Pourquoi mon dernier article...
Parce que.
J'ai dit que j'allais mieux : oui c'est vrai.
A écouter les gens qui m'entourent, j'ai repris du "poil de la bête". On me dit que de nouveau on "sent" que je vais mieux.
On me dit aussi que je suis courageuse...
On me sent motivée.
Et c'est vrai.
Je me suis mise à fond dans mon travail qui me le rend bien. C'est un véritable plaisir d'aller travailler et je suis bien quand je suis dans mon atelier.
J'ai de nouveau la sensation de m'occuper de mes enfants, pleinement. Je cours partout entre/après les horaires de la boutique pour en déposer un (ou les deux) à la piscine, ou bien au parc, à
l'aide aux devoirs, aux sports. Nous passons de nouveau des moments ensembles, à la plage, au lac, au cinéma etc..., J'essaye de m'investir comme me porter bénévole lors du dernier championnat
de gym de ma fille et je ne sacrifie aucune de leurs manifestations malgré mon travail. Bref pour eux mon emploi du temps est overbooké. D'ailleurs cela va me faire tout drôle quand ils vont
partir bientôt 4 semaines en vacances... (l'une avec mes parents, l'autre avec son père)
Je gère l'intendance de la maison et fais en sorte de n'accumuler aucune tâche.
J'ai une BO qui commence à prendre un peu plus de place qu'il n'était prévu, non pas pour me déplaire.

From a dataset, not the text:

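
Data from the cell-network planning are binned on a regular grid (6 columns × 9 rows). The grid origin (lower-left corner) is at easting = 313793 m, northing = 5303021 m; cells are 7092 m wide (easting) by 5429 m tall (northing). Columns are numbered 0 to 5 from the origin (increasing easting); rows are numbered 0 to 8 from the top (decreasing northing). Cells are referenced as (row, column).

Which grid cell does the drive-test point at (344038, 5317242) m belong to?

(6, 4)

Column index: ⌊(344038 − 313793) / 7092⌋ = ⌊4.265⌋ = 4
Row offset from origin: ⌊(5317242 − 5303021) / 5429⌋ = ⌊2.619⌋ = 2 → row 6 (counted from top)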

Je vois un psy pour tenter de trouver/comprendre/chasser mes "petits démons"
Alors oui vu comme çà, je vais bien !
Seulement de nouveau depuis dimanche, je suis repartie dans les doutes, les questions qui finissent forcément par m'ennerver, par me mettre en colère après moi-même.
J'allais bien jusque là. J'avais réussi à le chasser au 3/4 de mon esprit. Il ne me manquait plus puisque je ne pensais plus à lui. Un mois et demi sans l'avoir revu physiquement, un mois sans
avoir aucune nouvelle de lui fût finalement le meilleur remède pour que je me remette à vivre sans lui.
Mais voilà que depuis dimanche, le simple fait d'avoir imaginer quelques minutes, que ce soit vraiment lui que mon ami ai vu dans mon quartier, m'a complètement destabilisée.
Parce que depuis, je n'arrête pas de me dire "et si il arrivait là devant toi... que ferais-tu ?" et là je suis en colère après moi-même. Parce que je sais que quoi que je dise ou pense, mes mains
se mettraient à trembler et que mon coeur s'emballerait !
J'essaye de me rassurer en me disant que de toutes façons je n'ai pas à craindre cette situation puisque je sais qu'elle n'arrivera pas. Mais ce n'est même pas cela qui me préoccupe (à la limite je
m'en fous puisque je ne l'attend plus) c'est simplement le fait de me dire que quoi que je fasse, que malgré tous les progrès réalisés depuis, tout ce chemin parcouru, il est encore là !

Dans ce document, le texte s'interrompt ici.